GM12891 <- fitMeanVarCurve(list(GM12891), method = "parametric",
                           occupy.only = TRUE)[[1]]
summary(GM12891)
plotMeanVarCurve(list(GM12891), subset = "occupied")

# Assess the observed variances of ChIP-seq signal intensities in GM12891.
res <- varTestBioCond(GM12891)
head(res)

# Inspect only the test results of occupied genomic intervals.
res <- res[GM12891$occupancy, ]
res$padj <- p.adjust(res$pval, method = "BH")
plot(res, padj = 0.2, col = alpha(c("black", "red"), c(0.04, 0.5)))

## Call hypervariable and invariant genomic intervals across cell lines.

# Perform MA normalization and construct bioConds to represent cell lines.
norm <- normalize(H3K27Ac, 4, 9)
norm <- normalize(norm, 5:6, 10:11)
norm <- normalize(norm, 7:8, 12:13)
conds <- list(GM12890 = bioCond(norm[4], norm[9], name = "GM12890"),
              GM12891 = bioCond(norm[5:6], norm[10:11], name = "GM12891"),
              GM12892 = bioCond(norm[7:8], norm[12:13], name = "GM12892"))

# Normalize the cell lines.
autosome <- !(H3K27Ac$chrom %in% c("chrX", "chrY"))
conds <- normBioCond(conds, common.peak.regions = autosome)

# Combine the cell lines into a single bioCond and use local regression to
# adaptively capture the mean-variance trend. Only genomic intervals that
# are occupied by each of the cell lines are considered to be occupied by
# the combined bioCond, which is for avoiding over-estimation of the prior
# variances.
LCLs <- cmbBioCond(conds, occupy.num = length(conds),
                   name = "lymphoblastoid_cell_lines")
LCLs <- fitMeanVarCurve(list(LCLs), method = "local",
                        occupy.only = FALSE)[[1]]
LCLs <- estimatePriorDf(list(LCLs), occupy.only = TRUE)[[1]]
summary(LCLs)
plotMeanVarCurve(list(LCLs), subset = "all")

# Assess the observed variances of ChIP-seq signal intensities across these
# cell lines.
res <- varTestBioCond(LCLs)
head(res)
plot(res, pval = 0.01, col = alpha(c("black", "red"), c(0.04, 0.5)))

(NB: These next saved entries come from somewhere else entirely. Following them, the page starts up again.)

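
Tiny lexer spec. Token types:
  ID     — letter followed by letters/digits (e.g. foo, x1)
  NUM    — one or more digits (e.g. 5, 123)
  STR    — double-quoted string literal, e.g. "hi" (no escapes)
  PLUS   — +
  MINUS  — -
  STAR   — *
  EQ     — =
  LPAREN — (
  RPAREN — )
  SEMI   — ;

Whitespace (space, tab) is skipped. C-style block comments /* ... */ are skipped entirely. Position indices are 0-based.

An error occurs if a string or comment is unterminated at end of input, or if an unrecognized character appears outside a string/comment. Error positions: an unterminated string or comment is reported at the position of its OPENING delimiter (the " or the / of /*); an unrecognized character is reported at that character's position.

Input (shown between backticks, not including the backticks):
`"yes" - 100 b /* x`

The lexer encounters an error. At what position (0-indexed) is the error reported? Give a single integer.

Answer: 14

Derivation:
pos=0: enter STRING mode
pos=0: emit STR "yes" (now at pos=5)
pos=6: emit MINUS '-'
pos=8: emit NUM '100' (now at pos=11)
pos=12: emit ID 'b' (now at pos=13)
pos=14: enter COMMENT mode (saw '/*')
pos=14: ERROR — unterminated comment (reached EOF)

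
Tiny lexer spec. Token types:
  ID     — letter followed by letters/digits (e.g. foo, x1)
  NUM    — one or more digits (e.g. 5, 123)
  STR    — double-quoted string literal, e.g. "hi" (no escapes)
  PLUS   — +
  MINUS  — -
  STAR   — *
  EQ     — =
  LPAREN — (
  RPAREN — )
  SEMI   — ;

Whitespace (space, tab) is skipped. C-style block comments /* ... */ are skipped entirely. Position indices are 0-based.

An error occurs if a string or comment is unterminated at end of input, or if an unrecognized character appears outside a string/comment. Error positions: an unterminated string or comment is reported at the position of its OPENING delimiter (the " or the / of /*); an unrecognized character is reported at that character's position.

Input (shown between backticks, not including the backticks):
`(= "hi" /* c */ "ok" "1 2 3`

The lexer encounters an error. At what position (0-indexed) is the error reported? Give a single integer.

Answer: 21

Derivation:
pos=0: emit LPAREN '('
pos=1: emit EQ '='
pos=3: enter STRING mode
pos=3: emit STR "hi" (now at pos=7)
pos=8: enter COMMENT mode (saw '/*')
exit COMMENT mode (now at pos=15)
pos=16: enter STRING mode
pos=16: emit STR "ok" (now at pos=20)
pos=21: enter STRING mode
pos=21: ERROR — unterminated string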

# Non-occupied intervals are occupied by some of the cell lines but not all
# of them. These intervals tend to be more variable across the cell lines
# and more significant in the tests than occupied intervals.
f <- !(LCLs$occupancy)
wilcox.test(res$fold.change[f], res$fold.change[!f],
            alternative = "greater")
wilcox.test(res$pval[f], res$pval[!f], alternative = "less")

# Intervals in Y chromosome tend to be more variable across the cell lines
# and more significant in the tests than the other intervals, since the cell
# lines are of different genders.
f <- H3K27Ac$chrom == "chrY"
wilcox.test(res$fold.change[f], res$fold.change[!f],
            alternative = "greater")
wilcox.test(res$pval[f], res$pval[!f], alternative = "less")

# Make a comparison with HyperChIP.
LCLs2 <- estParamHyperChIP(LCLs, occupy.only = FALSE, prob = 0.1)
summary(LCLs)
summary(LCLs2)
res2 <- varTestBioCond(LCLs2)
hist(res$pval, breaks = 100, col = "red")
hist(res2$pval, breaks = 100, col = "red")

MAnorm2 documentation built on Oct. 29, 2022, 1:12 a.m.